Hayes points to the team’s moving parts on the back end and its relative youth at a number of spots on the defense taking some time to coalesce.

“We are playing with a lot of young guys and everybody is starting to come along now,” Hayes said. “Everybody is buying into the system and it’s working good for us.

“It’s fun because everything you’ve been trying to get working is actually starting to work now and starting to come through. Hopefully we can build another week.”

To Hayes’ point, it does seem possible that the Rams would take steps to protect young corners such as Jenkins and Johnson, not to mention inexperienced safeties like Rodney McLeod and rookie T.J. McDonald, who suffered a leg injury in Week 4.

After losing Bradford, the Rams find themselves in a spot where they don’t have much choice but to be aggressive and try to make things happen on defense. The next steps involve eliminating big plays such as the 80-yard score they gave up to Seattle’s Golden Tate and coming up with some takeaways.
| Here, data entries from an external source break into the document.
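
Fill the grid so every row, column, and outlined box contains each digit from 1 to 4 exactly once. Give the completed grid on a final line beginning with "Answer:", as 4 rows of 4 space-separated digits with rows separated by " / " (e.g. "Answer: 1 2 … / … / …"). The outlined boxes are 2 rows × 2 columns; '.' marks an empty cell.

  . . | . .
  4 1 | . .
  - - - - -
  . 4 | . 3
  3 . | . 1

Step 1. [r3c3∈{2}] r3c3 has the single candidate 2, so r3c3=2.
Step 2. [r1c1∈{2}] r1c1 is down to just 2. So r1c1=2.
Step 3. [r1c3∈{1,3,4}] r1c3 is the only open cell in row 1 admitting 1, so r1c3=1.
Step 4. [r3c1∈{1}] r3c1 is down to just 1. So r3c1=1.
Step 5. [r1c4∈{4}] r1c4 is down to just 4, so r1c4=4.
Step 6. [r4c3∈{4}] nothing but 4 survives at r4c3. So r4c3=4.
Step 7. [r1c2∈{3}] r1c2 is down to just 3 ⇒ r1c2=3.
Step 8. [r2c4∈{2}] r2c4 has the single candidate 2 ⇒ r2c4=2.
Step 9. [r4c2∈{2}] nothing but 2 survives at r4c2 ⇒ r4c2=2.
Step 10. [r2c3∈{3}] r2c3 has the single candidate 3, so r2c3=3.

Answer: 2 3 1 4 / 4 1 3 2 / 1 4 2 3 / 3 2 4 1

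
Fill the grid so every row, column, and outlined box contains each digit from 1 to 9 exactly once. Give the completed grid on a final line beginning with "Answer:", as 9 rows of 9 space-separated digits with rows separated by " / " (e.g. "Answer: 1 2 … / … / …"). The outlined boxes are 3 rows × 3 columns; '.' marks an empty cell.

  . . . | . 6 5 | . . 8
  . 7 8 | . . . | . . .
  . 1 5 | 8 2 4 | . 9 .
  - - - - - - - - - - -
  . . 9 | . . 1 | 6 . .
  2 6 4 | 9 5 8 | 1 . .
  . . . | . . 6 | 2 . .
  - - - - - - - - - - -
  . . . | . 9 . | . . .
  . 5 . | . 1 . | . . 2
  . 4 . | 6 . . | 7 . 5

Step 1. [r2c5∈{3}] nothing but 3 survives at r2c5 ⇒ r2c5=3.
Step 2. [r3c9∈{3,6,7}] in row 3, 7 fits only at r3c9 ⇒ r3c9=7.
Step 3. [r9c1∈{1,3,8,9}] in row 9, 9 fits only at r9c1 ⇒ r9c1=9.
Step 4. [r5c9∈{3}] r5c9 has the single candidate 3 ⇒ r5c9=3.
Step 5. [r4c9∈{4}] r4c9 has the single candidate 4. So r4c9=4.
Step 6. [r3c7∈{3}] nothing but 3 survives at r3c7 ⇒ r3c7=3.
Step 7. [r1c7∈{4}] nothing but 4 survives at r1c7. So r1c7=4.
Step 8. [r1c1∈{3}] r1c1's peers cover all but 3, so r1c1=3.
Step 9. [r7c7∈{8}] only 8 remains possible at r7c7, so r7c7=8.
Step 10. [r4c5∈{7}] only 7 remains possible at r4c5, so r4c5=7.
Step 11. [r7c4∈{2,3,4,5,7}] 5 has one home in row 7: r7c4, so r7c4=5.
Step 12. [r7c8∈{1,3,4,6}] r7c8 is the only open cell in row 7 admitting 4 ⇒ r7c8=4.
Step 13. [r2c8∈{1,2,5,6}] r2c8 is the only open cell in row 2 admitting 2, so r2c8=2.
Step 14. [r8c8∈{3,6}] across col 8, 6 lands solely at r8c8, so r8c8=6.
Step 15. [r7c3∈{1,2,3,6,7}] col 3 places 6 nowhere but r7c3, so r7c3=6.
Step 16. [r9c8∈{1,3}] 3 has one home in col 8: r9c8. So r9c8=3.
Step 17. [r8c4∈{3,4,7}] across row 8, 4 lands solely at r8c4 ⇒ r8c4=4.
Step 18. [r8c1∈{7,8}] across row 8, 8 lands solely at r8c1 ⇒ r8c1=8.
Step 19. [r6c4∈{3}] nothing but 3 survives at r6c4 ⇒ r6c4=3.
Step 20. [r9c3∈{1,2}] 1 has one home in row 9: r9c3. So r9c3=1.
Step 21. [r6c3∈{7}] nothing but 7 survives at r6c3, so r6c3=7.
Step 22. [r7c2∈{2,3}] 2 has one home in box 7: r7c2. So r7c2=2.
Step 23. [r8c6∈{3,7}] 7 has one home in row 8: r8c6, so r8c6=7.
Step 24. [r2c4∈{1}] r2c4 is down to just 1, so r2c4=1.
Step 25. [r4c1∈{5}] r4c1's peers cover all but 5 ⇒ r4c1=5.
Step 26. [r6c2∈{8}] r6c2's peers cover all but 8 ⇒ r6c2=8.
Step 27. [r2c9∈{6}] r2c9's peers cover all but 6, so r2c9=6.
Step 28. [r8c7∈{9}] nothing but 9 survives at r8c7, so r8c7=9.
Step 29. [r1c4∈{7}] r1c4 has the single candidate 7. So r1c4=7.
Step 30. [r7c9∈{1}] r7c9 has the single candidate 1, so r7c9=1.
Step 31. [r2c7∈{5}] only 5 remains possible at r2c7. So r2c7=5.
Step 32. [r1c3∈{2}] r1c3 is down to just 2, so r1c3=2.
Step 33. [r4c8∈{8}] r4c8 has the single candidate 8, so r4c8=8.
Step 34. [r6c1∈{1}] r6c1 is down to just 1. So r6c1=1.
Step 35. [r6c8∈{5}] r6c8's peers cover all but 5, so r6c8=5.
Step 36. [r7c1∈{7}] only 7 remains possible at r7c1, so r7c1=7.
Step 37. [r8c3∈{3}] nothing but 3 survives at r8c3 ⇒ r8c3=3.
Step 38. [r2c1∈{4}] nothing but 4 survives at r2c1. So r2c1=4.
Step 39. [r4c4∈{2}] only 2 remains possible at r4c4 ⇒ r4c4=2.
Step 40. [r4c2∈{3}] nothing but 3 survives at r4c2, so r4c2=3.
Step 41. [r9c5∈{8}] r9c5's peers cover all but 8, so r9c5=8.
Step 42. [r3c1∈{6}] nothing but 6 survives at r3c1, so r3c1=6.
Step 43. [r5c8∈{7}] nothing but 7 survives at r5c8. So r5c8=7.
Step 44. [r6c5∈{4}] nothing but 4 survives at r6c5 ⇒ r6c5=4.
Step 45. [r1c8∈{1}] nothing but 1 survives at r1c8 ⇒ r1c8=1.
Step 46. [r2c6∈{9}] only 9 remains possible at r2c6 ⇒ r2c6=9.
Step 47. [r6c9∈{9}] r6c9 is down to just 9. So r6c9=9.
Step 48. [r1c2∈{9}] r1c2 is down to just 9 ⇒ r1c2=9.
Step 49. [r9c6∈{2}] r9c6 has the single candidate 2 ⇒ r9c6=2.
Step 50. [r7c6∈{3}] only 3 remains possible at r7c6. So r7c6=3.

Answer: 3 9 2 7 6 5 4 1 8 / 4 7 8 1 3 9 5 2 6 / 6 1 5 8 2 4 3 9 7 / 5 3 9 2 7 1 6 8 4 / 2 6 4 9 5 8 1 7 3 / 1 8 7 3 4 6 2 5 9 / 7 2 6 5 9 3 8 4 1 / 8 5 3 4 1 7 9 6 2 / 9 4 1 6 8 2 7 3 5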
Quite frankly, it’s up to the defense to keep the Rams in games to have a chance to win them late.

“I don’t know [if it can continue] but we’re going to try,” cornerback Cortland Finnegan said. “I think with the great deal of respect we have for Coach Fisher, we did that. Can it be duplicated every week? I don’t know but we’re going to try.”

It wasn’t quite enough against Seattle but at this point, the Rams defense doesn’t really have a choice.